Vitamin A sangat berperan pada organ penglihatan yaitu mata khususnya untuk memacu kinerja impuls syaraf yang menghubungkan syaraf mata dengan otak. Oleh karena itu defisiensi vitamin A dapat menyebabkan kebutaan. Vitamin A juga berperan dalam menjaga kondisi permukaan mukosa usus, memacu respon antibodi dan limfosit. Pemberian pakan yang defisien vitamin A dapat memberi efek negatif bagi pertahanan mukosa usus dari serangan mikroba, menurunkan berat bursa dan timus serta menurunkan resistensi terhadap infeksi (Akbari et al., 2008). Anak ayam yang menetas akan cacat tubuh apabila berasal dari indukan yang defisiensi vitamin A (Zile, 1998).
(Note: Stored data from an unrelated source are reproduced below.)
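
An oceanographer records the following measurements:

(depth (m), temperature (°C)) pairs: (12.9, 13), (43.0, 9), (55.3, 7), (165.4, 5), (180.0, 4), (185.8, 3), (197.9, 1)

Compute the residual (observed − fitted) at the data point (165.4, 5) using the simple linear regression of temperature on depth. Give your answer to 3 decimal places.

n = 7, Σx = 840.3, Σy = 42, Σxy = 3244.1, Σx² = 138516.71
Sxx = Σx² − (Σx)²/n = 138516.71 − 100872.012857 = 37644.697143
Sxy = Σxy − (Σx)(Σy)/n = 3244.1 − 5041.8 = -1797.7
b = Sxy/Sxx = -1797.7/37644.697143 = -0.047754
a = ȳ − b·x̄ = 6 − (-0.047754)·120.042857 = 11.732575
ŷ(165.4) = 11.732575 + (-0.047754)·165.4 = 3.833997
residual = y − ŷ = 5 − 3.833997 = 1.166003

1.166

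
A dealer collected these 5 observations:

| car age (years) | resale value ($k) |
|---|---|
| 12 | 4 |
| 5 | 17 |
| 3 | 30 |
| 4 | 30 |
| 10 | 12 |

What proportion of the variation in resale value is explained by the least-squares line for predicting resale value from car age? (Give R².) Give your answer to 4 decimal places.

0.8801

n = 5, Σx = 34, Σy = 93, Σxy = 463, Σx² = 294, Σy² = 2249
Sxx = Σx² − (Σx)²/n = 294 − 231.2 = 62.8
Sxy = Σxy − (Σx)(Σy)/n = 463 − 632.4 = -169.4
Syy = Σy² − (Σy)²/n = 2249 − 1729.8 = 519.2
R² = Sxy²/(Sxx·Syy) = (-169.4)²/(62.8·519.2) = 0.880101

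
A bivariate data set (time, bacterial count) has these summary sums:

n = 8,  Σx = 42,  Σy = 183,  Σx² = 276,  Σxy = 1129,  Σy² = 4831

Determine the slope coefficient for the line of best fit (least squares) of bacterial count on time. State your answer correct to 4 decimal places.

Sxx = Σx² − (Σx)²/n = 276 − 220.5 = 55.5
Sxy = Σxy − (Σx)(Σy)/n = 1129 − 960.75 = 168.25
b = Sxy/Sxx = 168.25/55.5 = 3.031532

3.0315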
Iskandar (2005) melaporkan bahwa vitamin A berfungsi untuk mempertahankan keutuhan sel-sel epitel saluran pencernaan. Pada waktu ayam terserang koksidiosis yang hebat, maka perlu cadangan vitamin A di dalam hati untuk memelihara struktur seluler yang normal dari membran mukosa. Oleh karena itu salah satu cara untuk menekan penyakit koksidiosis pada unggas dapat diberikan suplementasi vitamin A. Selain itu vitamin A juga berperan pada indera penglihatan dan sistem koordinasi syaraf. Hoehler et al. (1996) melaporkan bahwa vitamin A dapat digunakan untuk antioksidan dan secara signifikan menghambat penyebaran aflatoksin masuk ke dalam jaringan liver, hati dan ginjal pada ayam. Denli et al. (2003) melaporkan pula bahwa dosis 15.000 UI vitamin A/kg pakan yang tercemar aflatoksin mampu mempertahankan kondisi tubuh puyuh (bobot badan akhir, konsumsi pakan, konversi pakan dan serum darah) yang sama dengan puyuh yang tidak diberi pakan yang tercemar aflatoksin.